= Stodilo =

Stodilo (or Stodilus, Stodile; died c. 861) was the bishop of Limoges from the early 840s until his death. His unusual name may be a corruption of the Latin stolidus (stolid, stupid), a humble reference to Christian "foolishness" in the eyes of unbelievers.

The earliest reference to an ecclesiastical court in southern France dates from 851, when Stodilo judged a case between a vassal (vassus) of his and his cathedral over a piece of land the vassal had unjustly possessed. This document doubles as an early piece of evidence of feudo-vassalic relations in the Limousin. In 845, Stodilo received from King Pippin II two villas from the royal fisc.

In the autumn of 855, Stodilo assisted Archbishop Rodulf of Bourges in the unction, coronation and investiture of Charles the Child as king of Aquitaine in Limoges, according to the Annales Bertiniani and the Chronicon of Adhemar of Chabannes.

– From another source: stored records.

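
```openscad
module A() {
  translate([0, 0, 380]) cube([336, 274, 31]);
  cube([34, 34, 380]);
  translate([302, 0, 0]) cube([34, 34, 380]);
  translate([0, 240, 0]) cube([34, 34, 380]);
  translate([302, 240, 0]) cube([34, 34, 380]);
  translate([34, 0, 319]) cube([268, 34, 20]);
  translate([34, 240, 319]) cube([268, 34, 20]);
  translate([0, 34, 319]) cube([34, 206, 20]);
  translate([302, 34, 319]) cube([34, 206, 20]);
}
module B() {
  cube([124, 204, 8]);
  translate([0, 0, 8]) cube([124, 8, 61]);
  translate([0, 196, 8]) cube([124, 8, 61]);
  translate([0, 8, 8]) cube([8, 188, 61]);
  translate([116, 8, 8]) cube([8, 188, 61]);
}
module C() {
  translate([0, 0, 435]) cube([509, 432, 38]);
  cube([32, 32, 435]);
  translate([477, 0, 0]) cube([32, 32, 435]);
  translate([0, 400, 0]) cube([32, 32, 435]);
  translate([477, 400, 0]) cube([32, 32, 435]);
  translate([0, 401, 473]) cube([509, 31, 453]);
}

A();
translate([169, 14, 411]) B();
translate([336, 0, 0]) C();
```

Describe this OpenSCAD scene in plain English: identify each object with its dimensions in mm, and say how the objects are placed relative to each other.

A is a four-legged stool. The seat is 336×274 mm, 31 mm thick, top at z = 411 mm. It stands on four square legs, each 34×34 mm in cross-section, from z = 0 to the seat underside, each flush with a corner of the seat. Four stretchers, 34 mm wide and 20 mm tall, connect adjacent legs with their undersides at z = 319 mm, each running between the inner faces of the legs it joins and aligned with the legs' outer faces on the other axis.

B is an open storage box with external size 124×204×69 mm and wall thickness 8 mm (the base is also 8 mm thick). The base covers the whole footprint; the four walls stand on the base, with the y-facing walls full-width and the x-facing walls fitting between their inner faces.

C is a chair: 509×432 mm seat, 38 mm thick, top at z = 473 mm, on four 32 mm square corner legs flush with the seat edges. A 31 mm thick backrest slab spans the full seat width, extending 453 mm above the seat top, its back face flush with the seat's +y edge.

The open box is on top of the stool. The chair is against the stool's +x side, with their −y faces flush.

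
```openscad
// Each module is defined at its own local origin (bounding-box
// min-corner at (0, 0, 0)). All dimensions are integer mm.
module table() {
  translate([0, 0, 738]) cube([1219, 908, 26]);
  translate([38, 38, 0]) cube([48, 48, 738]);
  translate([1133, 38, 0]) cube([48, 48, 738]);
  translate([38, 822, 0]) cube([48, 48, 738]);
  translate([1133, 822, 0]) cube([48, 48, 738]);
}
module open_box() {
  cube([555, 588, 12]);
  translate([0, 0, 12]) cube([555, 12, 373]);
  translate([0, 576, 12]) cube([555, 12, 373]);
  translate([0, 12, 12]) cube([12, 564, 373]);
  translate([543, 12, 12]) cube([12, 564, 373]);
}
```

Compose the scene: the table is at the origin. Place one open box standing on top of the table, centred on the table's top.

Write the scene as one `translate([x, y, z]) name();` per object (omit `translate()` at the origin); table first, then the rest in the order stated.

table();
translate([332, 160, 764]) open_box();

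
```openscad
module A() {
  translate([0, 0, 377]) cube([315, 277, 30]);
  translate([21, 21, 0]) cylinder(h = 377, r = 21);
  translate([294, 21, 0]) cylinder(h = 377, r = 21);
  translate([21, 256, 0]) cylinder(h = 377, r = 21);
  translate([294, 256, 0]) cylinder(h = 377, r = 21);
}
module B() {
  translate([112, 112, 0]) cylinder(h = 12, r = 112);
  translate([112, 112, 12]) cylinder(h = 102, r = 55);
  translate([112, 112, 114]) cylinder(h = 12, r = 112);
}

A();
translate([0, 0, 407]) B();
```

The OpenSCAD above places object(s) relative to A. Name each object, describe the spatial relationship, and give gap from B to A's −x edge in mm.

The spool's min-x is at 0; the stool's min-x is 0; gap = 0 mm.

A is a stool. B is a spool. The spool is on top of the stool. The gap from the spool to the stool's −x edge is 0 mm.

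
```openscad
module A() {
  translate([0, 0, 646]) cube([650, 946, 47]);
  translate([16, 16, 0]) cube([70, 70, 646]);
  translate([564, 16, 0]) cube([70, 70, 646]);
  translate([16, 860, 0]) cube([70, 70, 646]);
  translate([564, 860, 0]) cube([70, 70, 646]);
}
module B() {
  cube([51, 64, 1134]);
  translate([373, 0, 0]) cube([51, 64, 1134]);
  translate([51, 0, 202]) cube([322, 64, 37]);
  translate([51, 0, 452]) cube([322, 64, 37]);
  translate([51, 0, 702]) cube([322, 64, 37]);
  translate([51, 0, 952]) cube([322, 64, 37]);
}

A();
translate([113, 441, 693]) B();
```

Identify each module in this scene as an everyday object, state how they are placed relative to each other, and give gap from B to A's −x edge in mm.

A is a table. B is a ladder. The ladder is on top of the table, centred. The gap from the ladder to the table's −x edge is 113 mm.

The ladder's min-x is at 113; the table's min-x is 0; gap = 113 mm.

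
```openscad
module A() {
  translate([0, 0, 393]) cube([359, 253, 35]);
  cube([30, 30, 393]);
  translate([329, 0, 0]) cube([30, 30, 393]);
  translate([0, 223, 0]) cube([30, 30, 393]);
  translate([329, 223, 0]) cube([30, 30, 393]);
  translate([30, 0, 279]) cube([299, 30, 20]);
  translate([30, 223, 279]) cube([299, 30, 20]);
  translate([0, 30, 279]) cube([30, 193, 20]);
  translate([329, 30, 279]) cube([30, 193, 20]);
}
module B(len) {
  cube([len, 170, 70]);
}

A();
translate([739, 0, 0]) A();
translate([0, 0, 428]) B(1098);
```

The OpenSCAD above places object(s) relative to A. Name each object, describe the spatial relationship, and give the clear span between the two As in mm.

A is a stool. B is a beam. A beam spans the tops of two stools. The clear span between the two stools is 380 mm.

Second stool starts at x = 739; first ends at x = 359; clear span = 739 − 359 = 380 mm.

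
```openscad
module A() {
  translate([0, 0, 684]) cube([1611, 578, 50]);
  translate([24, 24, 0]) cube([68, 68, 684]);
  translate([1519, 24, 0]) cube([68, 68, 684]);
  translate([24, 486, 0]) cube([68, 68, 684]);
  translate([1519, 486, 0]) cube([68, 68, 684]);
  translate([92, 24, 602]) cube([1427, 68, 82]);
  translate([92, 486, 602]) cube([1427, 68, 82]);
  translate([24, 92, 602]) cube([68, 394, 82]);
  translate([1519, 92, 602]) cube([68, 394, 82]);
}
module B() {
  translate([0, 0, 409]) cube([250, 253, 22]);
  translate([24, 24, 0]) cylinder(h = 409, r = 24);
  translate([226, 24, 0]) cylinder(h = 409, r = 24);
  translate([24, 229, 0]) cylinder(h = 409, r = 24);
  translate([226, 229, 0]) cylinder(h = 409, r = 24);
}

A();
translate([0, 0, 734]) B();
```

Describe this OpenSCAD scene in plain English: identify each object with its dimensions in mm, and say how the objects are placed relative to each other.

A is a rectangular dining table. The top is 1611×578×50 mm with its upper surface at z = 734 mm. It stands on four 68×68 mm square legs, each inset 24 mm from the nearest pair of top edges, running from the floor to the underside of the top. Four apron rails, 68 mm thick and 82 mm tall, run between adjacent legs with their top edges flush with the underside of the top and their outer faces flush with the legs' outer faces.

B is a simple wooden stool: a rectangular seat 250 mm (x) by 253 mm (y), 22 mm thick, top face at z = 431 mm, on four round legs, each 48 mm in diameter. The legs rest on z = 0, each leg's axis is inset half a diameter from the nearest pair of seat edges (so the leg's bounding box is flush with the corner).

The stool is on top of the table.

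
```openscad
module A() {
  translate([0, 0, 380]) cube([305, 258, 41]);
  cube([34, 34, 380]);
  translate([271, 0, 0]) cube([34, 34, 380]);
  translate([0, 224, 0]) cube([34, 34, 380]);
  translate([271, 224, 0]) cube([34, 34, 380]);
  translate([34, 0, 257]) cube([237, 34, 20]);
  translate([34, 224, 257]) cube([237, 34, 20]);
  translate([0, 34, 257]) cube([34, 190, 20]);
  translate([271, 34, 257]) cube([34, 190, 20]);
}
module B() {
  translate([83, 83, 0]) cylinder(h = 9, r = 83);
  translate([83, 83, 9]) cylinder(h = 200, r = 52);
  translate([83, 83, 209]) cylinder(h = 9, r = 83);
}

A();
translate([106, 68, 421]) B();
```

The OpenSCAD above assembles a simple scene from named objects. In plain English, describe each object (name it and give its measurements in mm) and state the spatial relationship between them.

A is a simple wooden stool: a rectangular seat 305 mm (x) by 258 mm (y), 41 mm thick, top face at z = 421 mm, on four square legs, each 34×34 mm in cross-section. The legs rest on z = 0, each flush with a corner of the seat. Four stretchers, 34 mm wide and 20 mm tall, connect adjacent legs with their undersides at z = 257 mm, each running between the inner faces of the legs it joins and aligned with the legs' outer faces on the other axis.

B is a spool: two coaxial disc flanges of radius 83 mm and thickness 9 mm, joined by a core cylinder of radius 52 mm and height 200 mm. The lower flange rests on z = 0 and the three cylinders share a vertical axis.

The spool is on top of the stool.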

Stodilo may have been one of the guardians (bajuli) for the young king.

In 859 Rodulf gave Stodilo and his successors a privately owned church "from his own alod". In exchange, Stodilo gave Rodulf a diocesan church, that is, "from the possessions of Saint Stephen", the patron saint of Limoges, to be held by Rodulf "as his alod". Both church lay within the diocese of Limoges. On his new acquisition, Rodulf founded the monastery of Beaulieu. When he consecrated the new community in 860, Stodilo was among the witnesses.